The above video shows editing a few mathematical expressions in mbeddr. It demonstrates:

Freeform-ish editing

The mbeddr text-like editing experience is so good that you forget you're editing an AST. In other words, there are a lot of tree manipulations happening under the hood as you edit the code as text. The following video is narrated by one of the creators of mbeddr, and shows him adding and removing keyword arguments in arbitrary orders (not only outside-in like traditional projectional editors). This allows even the simple pleasure of typing mathematical expressions linearly, a rarity for projectional editors. It accomplishes this by] automatically rebalancing its AST to maintain the expected PEMDAS order of operations of math expressions. Additionaly, it allows you to parenthesize an expression naturally via its "unbalanced parenthesis" node. It allows you to place a left-parenthesis first and then later navigate over to place the right-parenthesis, just like you would in text!

Mixed notational interfaces

mbeddr includes a number of rich-text and visual components and notations, such as math equations, tables, and flowcharts. They allow for both mouse-based direct manipulation and keyboard navigation. They even allow users to build their own notational interfaces to extend the tool.

Decision tables

In the following video I create a visual decision table by typing decta and navigate it by keyboard to fill it in. I then use the context menu to create a vertically-aligned fraction, which I copy and paste into the decision table. I even put a decision table inside the decision table!

I wasn't able to get it to work, but apparently (as in this video and the following photo) decision tables can automatically verified as long as the equations are linear.

State machines

State machines are fully supported in mbeddr with both a textual and graphical representation. Clicking a node in the graphical state machine highlights the relevant code. State machines are also automatically verifiable with a built-in model checker, highlighting unhandled or impossible states or transitions.


mbeddr supports unit type annotations, which are a lightway way to prevent a whole class of logical bugs. In the following video, I manipulate the units of various number types, demonstrating that compound units such as mph can be built out of expressions of their component types dividing a m by an h. I also show how we can explicitly convert from kph to mph.

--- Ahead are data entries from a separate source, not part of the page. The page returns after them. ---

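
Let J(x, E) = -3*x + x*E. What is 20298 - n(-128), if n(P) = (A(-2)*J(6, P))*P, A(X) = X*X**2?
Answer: 825162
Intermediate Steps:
J(x, E) = -3*x + E*x
A(X) = X**3
n(P) = P*(144 - 48*P) (n(P) = ((-2)**3*(6*(-3 + P)))*P = (-8*(-18 + 6*P))*P = (144 - 48*P)*P = P*(144 - 48*P))
20298 - n(-128) = 20298 - 48*(-128)*(3 - 1*(-128)) = 20298 - 48*(-128)*(3 + 128) = 20298 - 48*(-128)*131 = 20298 - 1*(-804864) = 20298 + 804864 = 825162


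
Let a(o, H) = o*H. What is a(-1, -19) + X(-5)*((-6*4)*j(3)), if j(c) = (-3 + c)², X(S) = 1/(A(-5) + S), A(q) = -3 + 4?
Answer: 19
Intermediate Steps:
A(q) = 1
X(S) = 1/(1 + S)
a(o, H) = H*o
a(-1, -19) + X(-5)*((-6*4)*j(3)) = -19*(-1) + ((-6*4)*(-3 + 3)²)/(1 - 5) = 19 + (-24*0²)/(-4) = 19 - (-6)*0 = 19 - ¼*0 = 19 + 0 = 19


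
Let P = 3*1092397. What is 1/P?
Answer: 1/3277191 ≈ 3.0514e-7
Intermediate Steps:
P = 3277191
1/P = 1/3277191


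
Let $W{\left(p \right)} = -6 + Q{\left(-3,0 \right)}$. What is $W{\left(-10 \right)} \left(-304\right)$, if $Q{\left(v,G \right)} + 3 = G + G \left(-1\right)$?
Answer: $2736$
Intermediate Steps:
$Q{\left(v,G \right)} = -3$ ($Q{\left(v,G \right)} = -3 + \left(G + G \left(-1\right)\right) = -3 + \left(G - G\right) = -3 + 0 = -3$)
$W{\left(p \right)} = -9$ ($W{\left(p \right)} = -6 - 3 = -9$)
$W{\left(-10 \right)} \left(-304\right) = \left(-9\right) \left(-304\right) = 2736$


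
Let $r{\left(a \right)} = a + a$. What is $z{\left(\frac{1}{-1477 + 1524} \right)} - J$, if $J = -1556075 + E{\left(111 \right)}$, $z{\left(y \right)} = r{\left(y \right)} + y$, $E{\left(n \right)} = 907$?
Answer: $\frac{73092899}{47} \approx 1.5552 \cdot 10^{6}$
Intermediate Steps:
$r{\left(a \right)} = 2 a$
$z{\left(y \right)} = 3 y$ ($z{\left(y \right)} = 2 y + y = 3 y$)
$J = -1555168$ ($J = -1556075 + 907 = -1555168$)
$z{\left(\frac{1}{-1477 + 1524} \right)} - J = \frac{3}{-1477 + 1524} - -1555168 = \frac{3}{47} + 1555168 = \frac{73092899}{47}$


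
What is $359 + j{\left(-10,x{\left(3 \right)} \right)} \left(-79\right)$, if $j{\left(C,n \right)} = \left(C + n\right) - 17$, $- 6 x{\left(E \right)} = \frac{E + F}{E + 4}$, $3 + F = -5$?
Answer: $\frac{104269}{42} \approx 2482.6$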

mbeddr supports keeping track of product requirements directly within the mbeddr IDE, linked directly to relevant expressions in the code. It allows for searching for implementation expressions in the code by requirements, and showing/hiding requirements throughout the code. The requirements themselves can embed arbitrary mbedder expressions, which can then be referenced in the code, allowing a product manager to express logic in a decision table, for example, that could then be embedded right into the code.


Variants are useful for pre-processing programs to be compiled in a variety of ways. They are like macros or feature flags. mbeddr supports them with a specialized, colorized UI, and static checking to prevent incompatible flag combinations.